Electric-grid operator ISO New England announced Wednesday evening that it has awarded a key contract to a proposed 650-megawatt power plant in Killingly.

Killingly Energy Center (KEC) developer NTE Energy had previously tried and failed twice in ISO-NE's annual forward capacity auction, which helps secure power system resources three years into the future.

A forward capacity contract would mean monthly payments for the $700 million KEC, in exchange for its pledge to be available in 2022-2023.

The company recently reapplied to the Connecticut Siting Council to reopen its approval proceeding.
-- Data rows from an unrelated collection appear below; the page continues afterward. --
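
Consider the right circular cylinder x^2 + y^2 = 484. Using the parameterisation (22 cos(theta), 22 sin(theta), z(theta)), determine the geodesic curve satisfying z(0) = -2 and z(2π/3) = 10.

Parameterise the cylinder of radius R = 22 as
    r(θ) = (22 cos θ, 22 sin θ, z(θ)).
The arc-length element is
    ds = sqrt(484 + (dz/dθ)^2) dθ,
so the Lagrangian is L = sqrt(484 + z'^2).
L depends on z' only, not on z or θ, so ∂L/∂z = 0 and
    ∂L/∂z' = z' / sqrt(484 + z'^2).
The Euler-Lagrange equation gives
    d/dθ( z' / sqrt(484 + z'^2) ) = 0,
so z' is constant. Integrating once:
    z(θ) = a θ + b,
a helix on the cylinder (a straight line when the cylinder is unrolled). The constants a, b are determined by the endpoint conditions.
With endpoint conditions z(0) = -2 and z(2π/3) = 10: from z(0) = b we get b = -2, and a·2π/3 + -2 = 10 gives a = 18/π, so
    z(θ) = (18/π) θ − 2.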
In May 2017, the Siting Council rejected the project, partly because it had not won a spot in the forward capacity auction.

Forward capacity contracts are one way of showing need for a project.

In a statement Thursday morning, NTE CEO Seth Shortlidge said KEC would come as up to 6,000 megawatts of older generators are nearing retirement in New England.

"In addition to providing a much-needed source of clean, more efficient energy, the plant's flexible combined-cycle design will help the environment by producing significantly lower emissions than today's aging plants," Shortlidge said. "By securing the [contract], the Killingly Energy Center has taken yet another important step toward helping secure the region's energy reliability."

In all, ISO-NE said nearly 35,000 megawatts cleared the auction, which will help meet New England's projected peak demand in 2022-2023.

That includes more than 800 megawatts of new generation, much of it from KEC.